The key difference between me and someone who believes in a Higher Power is that I don’t hold any beliefs that I would still hold if in searching for empirical evidence to support them, I found none. Since there is no empirical evidence of a Higher Power, believers of such necessarily do have beliefs for which they do not require even the possibility of empirical evidence.
That is true. And I’ll be the first to say that religion is not all bad. Rather my position is that, in the balance, the history of the world would have been better if we were more rational beings that didn’t create things like religion. At the most I’ll say I’m weakly condemning religion as a whole. When someone does something good because of religious belief, I neither want to nor can I condemn their specific actions. But since I don’t believe in a Higher Power, I consider them to have been capable of those good things without that faith, because ultimately if it did not come from a Higher Power, then it came from something else within them and/or their world that could still motivate their goodness without that belief. And as a matter of statistics, both in their own life and in the course of history, it makes sense to me that all the good people would themselves be even more of an effective force for good without what I consider illusions.

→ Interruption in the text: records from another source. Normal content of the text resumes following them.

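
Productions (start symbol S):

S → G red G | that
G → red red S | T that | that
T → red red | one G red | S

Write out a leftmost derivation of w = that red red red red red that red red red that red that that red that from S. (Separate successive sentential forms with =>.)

S => G red G => that red G => that red red red S => that red red red G red G => that red red red T that red G => that red red red S that red G => that red red red G red G that red G => that red red red red red S red G that red G => that red red red red red G red G red G that red G => that red red red red red that red G red G that red G => that red red red red red that red red red S red G that red G => that red red red red red that red red red that red G that red G => that red red red red red that red red red that red that that red G => that red red red red red that red red red that red that that red that

S => G red G   [S → G red G]
G red G => that red G   [G → that]
that red G => that red red red S   [G → red red S]
that red red red S => that red red red G red G   [S → G red G]
that red red red G red G => that red red red T that red G   [G → T that]
that red red red T that red G => that red red red S that red G   [T → S]
that red red red S that red G => that red red red G red G that red G   [S → G red G]
that red red red G red G that red G => that red red red red red S red G that red G   [G → red red S]
that red red red red red S red G that red G => that red red red red red G red G red G that red G   [S → G red G]
that red red red red red G red G red G that red G => that red red red red red that red G red G that red G   [G → that]
that red red red red red that red G red G that red G => that red red red red red that red red red S red G that red G   [G → red red S]
that red red red red red that red red red S red G that red G => that red red red red red that red red red that red G that red G   [S → that]
that red red red red red that red red red that red G that red G => that red red red red red that red red red that red that that red G   [G → that]
that red red red red red that red red red that red that that red G => that red red red red red that red red red that red that that red that   [G → that]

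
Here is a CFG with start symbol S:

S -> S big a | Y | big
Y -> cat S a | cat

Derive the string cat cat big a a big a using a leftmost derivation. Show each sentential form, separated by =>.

S => S big a   [S -> S big a]
S big a => Y big a   [S -> Y]
Y big a => cat S a big a   [Y -> cat S a]
cat S a big a => cat S big a a big a   [S -> S big a]
cat S big a a big a => cat Y big a a big a   [S -> Y]
cat Y big a a big a => cat cat big a a big a   [Y -> cat]

S => S big a => Y big a => cat S a big a => cat S big a a big a => cat Y big a a big a => cat cat big a a big a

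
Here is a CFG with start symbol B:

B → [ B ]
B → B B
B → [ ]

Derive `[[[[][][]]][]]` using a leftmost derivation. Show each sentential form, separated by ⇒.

B ⇒ [B] ⇒ [BB] ⇒ [[B]B] ⇒ [[[B]]B] ⇒ [[[BB]]B] ⇒ [[[BBB]]B] ⇒ [[[[]BB]]B] ⇒ [[[[][]B]]B] ⇒ [[[[][][]]]B] ⇒ [[[[][][]]][]]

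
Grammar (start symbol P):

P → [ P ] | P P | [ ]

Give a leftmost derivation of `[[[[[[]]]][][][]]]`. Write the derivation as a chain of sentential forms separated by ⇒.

P ⇒ [P]   [P → [ P ]]
[P] ⇒ [[P]]   [P → [ P ]]
[[P]] ⇒ [[PP]]   [P → P P]
[[PP]] ⇒ [[PPP]]   [P → P P]
[[PPP]] ⇒ [[PPPP]]   [P → P P]
[[PPPP]] ⇒ [[[P]PPP]]   [P → [ P ]]
[[[P]PPP]] ⇒ [[[[P]]PPP]]   [P → [ P ]]
[[[[P]]PPP]] ⇒ [[[[[P]]]PPP]]   [P → [ P ]]
[[[[[P]]]PPP]] ⇒ [[[[[[]]]]PPP]]   [P → [ ]]
[[[[[[]]]]PPP]] ⇒ [[[[[[]]]][]PP]]   [P → [ ]]
[[[[[[]]]][]PP]] ⇒ [[[[[[]]]][][]P]]   [P → [ ]]
[[[[[[]]]][][]P]] ⇒ [[[[[[]]]][][][]]]   [P → [ ]]

P⇒[P]⇒[[P]]⇒[[PP]]⇒[[PPP]]⇒[[PPPP]]⇒[[[P]PPP]]⇒[[[[P]]PPP]]⇒[[[[[P]]]PPP]]⇒[[[[[[]]]]PPP]]⇒[[[[[[]]]][]PP]]⇒[[[[[[]]]][][]P]]⇒[[[[[[]]]][][][]]]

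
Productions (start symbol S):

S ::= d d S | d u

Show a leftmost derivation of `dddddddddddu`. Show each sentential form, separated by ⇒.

S ⇒ ddS ⇒ ddddS ⇒ ddddddS ⇒ ddddddddS ⇒ ddddddddddS ⇒ dddddddddddu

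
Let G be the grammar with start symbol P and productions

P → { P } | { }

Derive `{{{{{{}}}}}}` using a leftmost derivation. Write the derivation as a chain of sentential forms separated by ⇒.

P⇒{P}⇒{{P}}⇒{{{P}}}⇒{{{{P}}}}⇒{{{{{P}}}}}⇒{{{{{{}}}}}}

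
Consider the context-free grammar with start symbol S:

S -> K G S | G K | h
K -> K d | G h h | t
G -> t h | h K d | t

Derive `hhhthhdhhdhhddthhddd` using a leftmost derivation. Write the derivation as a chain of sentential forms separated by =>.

S => GK   [S -> G K]
GK => hKdK   [G -> h K d]
hKdK => hKddK   [K -> K d]
hKddK => hGhhddK   [K -> G h h]
hGhhddK => hhKdhhddK   [G -> h K d]
hhKdhhddK => hhGhhdhhddK   [K -> G h h]
hhGhhdhhddK => hhhKdhhdhhddK   [G -> h K d]
hhhKdhhdhhddK => hhhGhhdhhdhhddK   [K -> G h h]
hhhGhhdhhdhhddK => hhhthhdhhdhhddK   [G -> t]
hhhthhdhhdhhddK => hhhthhdhhdhhddKd   [K -> K d]
hhhthhdhhdhhddKd => hhhthhdhhdhhddKdd   [K -> K d]
hhhthhdhhdhhddKdd => hhhthhdhhdhhddKddd   [K -> K d]
hhhthhdhhdhhddKddd => hhhthhdhhdhhddGhhddd   [K -> G h h]
hhhthhdhhdhhddGhhddd => hhhthhdhhdhhddthhddd   [G -> t]

S => GK => hKdK => hKddK => hGhhddK => hhKdhhddK => hhGhhdhhddK => hhhKdhhdhhddK => hhhGhhdhhdhhddK => hhhthhdhhdhhddK => hhhthhdhhdhhddKd => hhhthhdhhdhhddKdd => hhhthhdhhdhhddKddd => hhhthhdhhdhhddGhhddd => hhhthhdhhdhhddthhddd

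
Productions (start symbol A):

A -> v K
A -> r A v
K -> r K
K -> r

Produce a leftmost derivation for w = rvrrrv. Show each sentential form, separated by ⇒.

A ⇒ rAv ⇒ rvKv ⇒ rvrKv ⇒ rvrrKv ⇒ rvrrrv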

I agree with that. But at the same time, just as I would never expect them to censor what they believe around me, I’m outspoken about my atheism, my reasons for it and my reasons why I think it’s the best system. I like friendly disagreements. Whether or not anyone changes their beliefs, things can be learned. For example, your replies back to me have encouraged me to more carefully evaluate my attitudes toward religious belief and how I communicate that to believers. I’m sure I’m still not doing it perfectly, but it’s a chance to improve which is a wonderful thing and something for which I’m grateful to you and others who engage me on difficult subjects we don’t entirely agree on.
True. And being human, I’m altogether susceptible to the sin of hubris, an altogether human mistake. I try not to find others wanting. But sometimes I can lose sight of the forest for the trees.
Your comments have always come across to me and clear and insightful. Thank you for being patient.